Situated close to the Cathedral, The Green Room Restaurant boasts one of the best views in Lincoln. As anticipated the sight of the spires and turrets lit against the night sky didn’t disappoint and was a magnificent backdrop to our dining out.
Why the Green Room? Well the décor is the giveaway, but as well as the Farrow and Ball lovat tones there is artwork which pays homage to the county’s aviation connections and an intimate atmosphere, which is not always achieved in hotel restaurants.

The menu states proudly that the ingredients used are sourced carefully through local suppliers, using fresh and seasonal produce from all over Lincolnshire.

I began with a starter of pan fried breast of pigeon served with soused blackberries, watercress and jus while my companion chose a vegetarian option of marinated grilled halloumi with tricolore salad and a balsamic dressing. There was also a sweet potato and cinnamon soup, scallops with apple puree and chicken liver and fois gras parfait on the menu that evening. My pigeon was pink and tender and I really enjoyed the lightness of this winter salad. My companion is not a vegetarian and decided she would have perhaps enjoyed one of the other starters more, as she found the halloumi rather bland – but she did enjoy the accompanying salad very much. We had some very delicious, freshly made, mini brown loaves with the starters. There was a choice of plain salted or a tasty curry flavoured butter, which was a winner with me, to go with this bread.

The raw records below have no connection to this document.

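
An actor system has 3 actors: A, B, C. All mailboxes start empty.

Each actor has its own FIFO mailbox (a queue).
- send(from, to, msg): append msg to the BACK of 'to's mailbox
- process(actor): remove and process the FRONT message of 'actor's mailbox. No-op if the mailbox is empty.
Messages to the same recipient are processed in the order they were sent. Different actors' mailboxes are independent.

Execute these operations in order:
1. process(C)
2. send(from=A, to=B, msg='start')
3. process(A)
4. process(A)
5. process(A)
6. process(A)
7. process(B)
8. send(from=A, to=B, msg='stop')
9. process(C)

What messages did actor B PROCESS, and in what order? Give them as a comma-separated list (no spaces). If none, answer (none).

After 1 (process(C)): A:[] B:[] C:[]
After 2 (send(from=A, to=B, msg='start')): A:[] B:[start] C:[]
After 3 (process(A)): A:[] B:[start] C:[]
After 4 (process(A)): A:[] B:[start] C:[]
After 5 (process(A)): A:[] B:[start] C:[]
After 6 (process(A)): A:[] B:[start] C:[]
After 7 (process(B)): A:[] B:[] C:[]
After 8 (send(from=A, to=B, msg='stop')): A:[] B:[stop] C:[]
After 9 (process(C)): A:[] B:[stop] C:[]

Answer: start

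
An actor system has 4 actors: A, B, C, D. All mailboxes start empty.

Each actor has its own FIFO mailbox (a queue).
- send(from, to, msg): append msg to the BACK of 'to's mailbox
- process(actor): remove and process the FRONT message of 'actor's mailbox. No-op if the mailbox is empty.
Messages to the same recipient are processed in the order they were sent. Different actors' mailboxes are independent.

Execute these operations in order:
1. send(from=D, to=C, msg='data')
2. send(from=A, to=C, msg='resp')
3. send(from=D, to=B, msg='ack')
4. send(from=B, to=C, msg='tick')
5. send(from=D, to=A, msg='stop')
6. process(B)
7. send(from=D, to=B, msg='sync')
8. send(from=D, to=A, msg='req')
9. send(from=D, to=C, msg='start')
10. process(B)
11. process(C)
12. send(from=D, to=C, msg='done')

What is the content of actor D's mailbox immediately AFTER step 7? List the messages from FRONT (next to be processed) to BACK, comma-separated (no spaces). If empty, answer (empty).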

For our main course there was a choice of eight dishes, including pan fried Gressingham duck breast, a pan fried corn fed chicken breast, apple and sage risotto, oven roast spiced salmon, Aberdeen Angus rib-eye steak, or a poached duck egg with goat’s cheese rosti. My companion opted for an Aberdeen Angus rump steak with wild mushroom duxelle, oven dried tomatoes and thick cut chips and I ordered a monkfish tail wrapped in Parma ham, with a basil and butterbean puree and a tomato and merguez sausage cassoulet. The cassoulet was presented in its own casserole pot, but I was initially surprised to see that the dish contained only red kidney beans rather than white beans, or a mixture. However, the flavour was deep, satisfying and complemented the meaty and delicious monkfish. My companion rated her steak to be one of the best she had tasted for a very long while and she thoroughly enjoyed the mushrooms and chips.

We did not order any wine to accompany our meal but there is a good selection starting from £15 per bottle, or fifteen of them can be ordered by the glass.

For dessert we chose a chocolate and pear tart with crème fraîche and an apricot and brandy mousse with ginger. We could also have chosen a chocolate and coffee ice cream with pink peppercorn meringue, or a baked apple terrine with cinnamon mousse and honeycake. These were freshly made and a thoroughly good way to round off our meal. The chocolate and pear tart was especially well executed.

If you do not have a sweet tooth to satisfy, there is an impressive cheese selection. From a choice of six English artisan cheeses you can try two, four or all six with prices starting from £5 and going up to £10. The options included a Berkswell ewe’s cheese, Lincoln Blue and Little Imp cheddar.

We found the service both friendly and courteous, although I would rather that we were asked for our drinks orders prior to placing our order. The meal, however, from the quality of the produce to the complexity of the dishes and their delivery, was great value.

We rounded off our meal with coffee and a selection of homemade petit fours, which were very good indeed. The restaurant had been busy around us, with a mix of hotel guests and non-resident diners, and my visit made me want to come again to check out a couple of other dishes that had caught my eye. Beware scallops with apple puree and oven roast spiced salmon – I’ll be back.